I absolutely know that we are not being punished by God, but it feels as though we are. I know that God allows struggles and crosses into our lives to refine our faith and draw us closer to Him. I know that we are all sinful and this pain is a consequence of our sins. One of my questions has been, “Really, Lord? Did it have to be this? Couldn't something else have been used to draw me closer to you?” Thankfully, He knows what's best. Thankfully, He continues to shower His blessings on us every day. It doesn't always feel as though He's right here with us carrying us through every moment of every day, but we know that He's here. I've often said that I just wish I could see Him sitting right next to me...but I continue to trust. God is faithful!
There are moments when I judge others and think that they're the ones that should have had to watch their baby die...not us. We wanted to share our lives with another child. There are others who struggle with another child. This wasn't an unplanned pregnancy...only the outcome was unexpected. My thoughts and feelings can be pretty horrible, at times. I have to remind myself that I don't deserve anything good from God. Thankfully, because of His grace ~ His undeserved love ~ He doesn't see my unworthiness. I also remind myself that this isn't about me, it's about what Jesus did for me. If anyone knows the pain of losing a child, it's God. He sacrificed His only Son. He watched His Son suffer and die for me.
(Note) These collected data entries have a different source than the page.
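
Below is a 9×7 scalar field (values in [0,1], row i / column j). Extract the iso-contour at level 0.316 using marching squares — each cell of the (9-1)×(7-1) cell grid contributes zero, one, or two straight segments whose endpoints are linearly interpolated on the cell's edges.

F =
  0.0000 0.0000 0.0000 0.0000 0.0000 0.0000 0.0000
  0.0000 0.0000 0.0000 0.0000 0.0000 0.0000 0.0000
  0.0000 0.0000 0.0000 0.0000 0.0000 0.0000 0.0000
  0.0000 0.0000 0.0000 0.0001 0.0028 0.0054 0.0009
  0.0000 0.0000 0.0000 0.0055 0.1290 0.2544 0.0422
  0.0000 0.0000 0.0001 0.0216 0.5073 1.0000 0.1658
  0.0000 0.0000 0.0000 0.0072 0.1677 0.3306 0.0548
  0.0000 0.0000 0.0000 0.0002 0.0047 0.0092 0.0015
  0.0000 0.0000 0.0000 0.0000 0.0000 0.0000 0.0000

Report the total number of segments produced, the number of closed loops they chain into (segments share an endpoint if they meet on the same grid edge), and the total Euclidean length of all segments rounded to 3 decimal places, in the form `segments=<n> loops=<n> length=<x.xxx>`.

segments=8 loops=1 length=6.080

cell (4,3): code 0100 → (4.494,4.000)–(5.000,3.606)
cell (4,4): code 1100 → (4.083,5.000)–(4.494,4.000)
cell (4,5): code 1000 → (5.000,5.820)–(4.083,5.000)
cell (5,3): code 0010 → (5.000,3.606)–(5.563,4.000)
cell (5,4): code 0111 → (5.563,4.000)–(6.000,4.910)
cell (5,5): code 1001 → (6.000,5.053)–(5.000,5.820)
cell (6,4): code 0010 → (6.000,4.910)–(6.045,5.000)
cell (6,5): code 0001 → (6.045,5.000)–(6.000,5.053)
total: 8 segments, chained into 1 closed loop(s), length Σ = 6.080368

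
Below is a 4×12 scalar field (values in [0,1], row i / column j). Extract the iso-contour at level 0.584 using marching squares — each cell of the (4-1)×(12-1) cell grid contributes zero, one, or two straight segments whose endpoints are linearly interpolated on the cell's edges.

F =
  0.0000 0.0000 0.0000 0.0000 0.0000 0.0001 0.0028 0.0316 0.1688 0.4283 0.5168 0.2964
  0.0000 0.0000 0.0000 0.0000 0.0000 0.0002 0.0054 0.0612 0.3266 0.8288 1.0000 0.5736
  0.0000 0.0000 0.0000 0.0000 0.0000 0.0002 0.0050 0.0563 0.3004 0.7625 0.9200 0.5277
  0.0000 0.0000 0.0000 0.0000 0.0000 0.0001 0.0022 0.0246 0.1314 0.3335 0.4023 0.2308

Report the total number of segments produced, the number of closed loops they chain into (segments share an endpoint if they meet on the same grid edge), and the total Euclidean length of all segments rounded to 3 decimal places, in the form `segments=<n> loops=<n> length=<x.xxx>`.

segments=8 loops=1 length=7.795

cell (0,8): code 0100 → (0.389,9.000)–(1.000,8.513)
cell (0,9): code 1100 → (0.139,10.000)–(0.389,9.000)
cell (0,10): code 1000 → (1.000,10.976)–(0.139,10.000)
cell (1,8): code 0110 → (1.000,8.513)–(2.000,8.614)
cell (1,10): code 1001 → (2.000,10.856)–(1.000,10.976)
cell (2,8): code 0010 → (2.000,8.614)–(2.416,9.000)
cell (2,9): code 0011 → (2.416,9.000)–(2.649,10.000)
cell (2,10): code 0001 → (2.649,10.000)–(2.000,10.856)
total: 8 segments, chained into 1 closed loop(s), length Σ = 7.794979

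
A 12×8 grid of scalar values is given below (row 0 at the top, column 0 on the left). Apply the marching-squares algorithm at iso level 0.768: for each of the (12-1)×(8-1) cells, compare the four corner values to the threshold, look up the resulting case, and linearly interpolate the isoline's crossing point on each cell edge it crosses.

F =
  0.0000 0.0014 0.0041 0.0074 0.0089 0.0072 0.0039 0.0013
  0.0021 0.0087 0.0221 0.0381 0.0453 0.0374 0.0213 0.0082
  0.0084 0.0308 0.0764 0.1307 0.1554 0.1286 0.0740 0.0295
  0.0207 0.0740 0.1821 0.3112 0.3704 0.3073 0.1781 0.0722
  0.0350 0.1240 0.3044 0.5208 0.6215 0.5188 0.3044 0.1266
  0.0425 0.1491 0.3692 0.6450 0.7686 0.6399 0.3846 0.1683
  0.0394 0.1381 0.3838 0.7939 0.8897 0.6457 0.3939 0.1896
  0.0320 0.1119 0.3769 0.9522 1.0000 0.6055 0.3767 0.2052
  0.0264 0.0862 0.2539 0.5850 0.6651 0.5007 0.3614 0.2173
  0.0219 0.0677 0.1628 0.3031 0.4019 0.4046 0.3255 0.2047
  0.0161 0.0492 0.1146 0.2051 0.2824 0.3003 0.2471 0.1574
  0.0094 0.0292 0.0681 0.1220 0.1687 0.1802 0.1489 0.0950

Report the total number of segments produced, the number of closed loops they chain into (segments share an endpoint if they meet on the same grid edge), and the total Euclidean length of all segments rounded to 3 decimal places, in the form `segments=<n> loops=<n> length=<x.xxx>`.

cell (4,3): code 0100 → (4.996,4.000)–(5.000,3.995)
cell (4,4): code 1000 → (5.000,4.005)–(4.996,4.000)
cell (5,2): code 0100 → (5.826,3.000)–(6.000,2.937)
cell (5,3): code 1110 → (5.000,3.995)–(5.826,3.000)
cell (5,4): code 1001 → (6.000,4.499)–(5.000,4.005)
cell (6,2): code 0110 → (6.000,2.937)–(7.000,2.680)
cell (6,4): code 1001 → (7.000,4.588)–(6.000,4.499)
cell (7,2): code 0010 → (7.000,2.680)–(7.502,3.000)
cell (7,3): code 0011 → (7.502,3.000)–(7.693,4.000)
cell (7,4): code 0001 → (7.693,4.000)–(7.000,4.588)
total: 10 segments, chained into 1 closed loop(s), length Σ = 7.164714

segments=10 loops=1 length=7.165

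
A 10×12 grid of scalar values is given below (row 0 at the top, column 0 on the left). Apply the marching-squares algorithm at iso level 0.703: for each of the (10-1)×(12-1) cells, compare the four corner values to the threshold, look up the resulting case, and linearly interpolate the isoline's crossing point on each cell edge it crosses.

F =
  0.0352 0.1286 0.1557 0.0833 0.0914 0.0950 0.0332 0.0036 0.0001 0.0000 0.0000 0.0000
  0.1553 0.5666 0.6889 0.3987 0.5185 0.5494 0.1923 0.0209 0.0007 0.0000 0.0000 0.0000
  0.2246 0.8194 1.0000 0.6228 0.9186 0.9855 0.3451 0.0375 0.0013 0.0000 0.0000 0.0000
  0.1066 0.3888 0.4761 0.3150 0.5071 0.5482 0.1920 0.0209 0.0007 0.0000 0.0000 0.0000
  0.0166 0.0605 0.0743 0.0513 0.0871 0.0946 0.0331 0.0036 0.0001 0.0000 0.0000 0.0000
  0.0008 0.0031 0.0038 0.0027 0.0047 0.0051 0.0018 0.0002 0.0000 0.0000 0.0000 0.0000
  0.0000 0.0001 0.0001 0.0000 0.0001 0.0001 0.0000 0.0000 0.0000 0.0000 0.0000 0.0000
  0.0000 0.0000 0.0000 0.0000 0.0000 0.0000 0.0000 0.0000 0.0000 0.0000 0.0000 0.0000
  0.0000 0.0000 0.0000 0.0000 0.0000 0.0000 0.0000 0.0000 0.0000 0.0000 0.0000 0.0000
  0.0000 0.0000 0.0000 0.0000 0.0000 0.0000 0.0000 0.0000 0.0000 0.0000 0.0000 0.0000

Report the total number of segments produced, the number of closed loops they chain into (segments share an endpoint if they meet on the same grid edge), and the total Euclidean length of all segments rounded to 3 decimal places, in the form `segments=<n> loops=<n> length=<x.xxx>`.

cell (1,0): code 0100 → (1.540,1.000)–(2.000,0.804)
cell (1,1): code 1100 → (1.045,2.000)–(1.540,1.000)
cell (1,2): code 1000 → (2.000,2.787)–(1.045,2.000)
cell (1,3): code 0100 → (1.461,4.000)–(2.000,3.271)
cell (1,4): code 1100 → (1.352,5.000)–(1.461,4.000)
cell (1,5): code 1000 → (2.000,5.441)–(1.352,5.000)
cell (2,0): code 0010 → (2.000,0.804)–(2.270,1.000)
cell (2,1): code 0011 → (2.270,1.000)–(2.567,2.000)
cell (2,2): code 0001 → (2.567,2.000)–(2.000,2.787)
cell (2,3): code 0010 → (2.000,3.271)–(2.524,4.000)
cell (2,4): code 0011 → (2.524,4.000)–(2.646,5.000)
cell (2,5): code 0001 → (2.646,5.000)–(2.000,5.441)
total: 12 segments, chained into 2 closed loop(s), length Σ = 10.583664

segments=12 loops=2 length=10.584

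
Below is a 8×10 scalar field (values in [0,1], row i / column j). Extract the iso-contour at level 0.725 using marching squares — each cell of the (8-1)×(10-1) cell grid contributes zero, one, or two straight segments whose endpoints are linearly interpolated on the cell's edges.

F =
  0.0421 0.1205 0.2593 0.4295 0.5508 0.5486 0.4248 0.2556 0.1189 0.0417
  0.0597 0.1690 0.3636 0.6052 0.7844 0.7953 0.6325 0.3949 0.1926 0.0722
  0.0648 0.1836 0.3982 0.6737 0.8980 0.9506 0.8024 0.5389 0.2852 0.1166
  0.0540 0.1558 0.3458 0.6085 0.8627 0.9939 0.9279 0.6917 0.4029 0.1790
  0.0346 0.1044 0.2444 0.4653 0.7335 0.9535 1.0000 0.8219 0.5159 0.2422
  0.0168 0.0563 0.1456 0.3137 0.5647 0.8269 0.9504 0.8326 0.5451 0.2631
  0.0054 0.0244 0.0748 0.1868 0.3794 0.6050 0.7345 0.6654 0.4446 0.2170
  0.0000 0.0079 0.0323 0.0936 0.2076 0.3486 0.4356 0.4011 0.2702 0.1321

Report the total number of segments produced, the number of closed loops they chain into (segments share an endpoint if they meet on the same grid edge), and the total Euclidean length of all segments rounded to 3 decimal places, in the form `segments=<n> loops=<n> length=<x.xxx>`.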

I have some pretty high walls built up around me. They were so easy to build...so difficult to tear down. I pray that sharing my thoughts “out loud” will help me to heal even more. Time does help with some things, but it can also make things more difficult.
Over a year ago, our pastor shared a very familiar Bible passage with me. “This is the day the Lord has made; let us rejoice and be glad in it.” Psalm 118:24 He reminded me to be thankful for today and try not to look back. Our other pastor's family gave us a picture that has this passage on it, and it hangs in our kitchen. They gave it to us for Grace's first birthday in heaven. We look forward to the day that we get to live with all of our loved ones who have gone before us, home to heaven.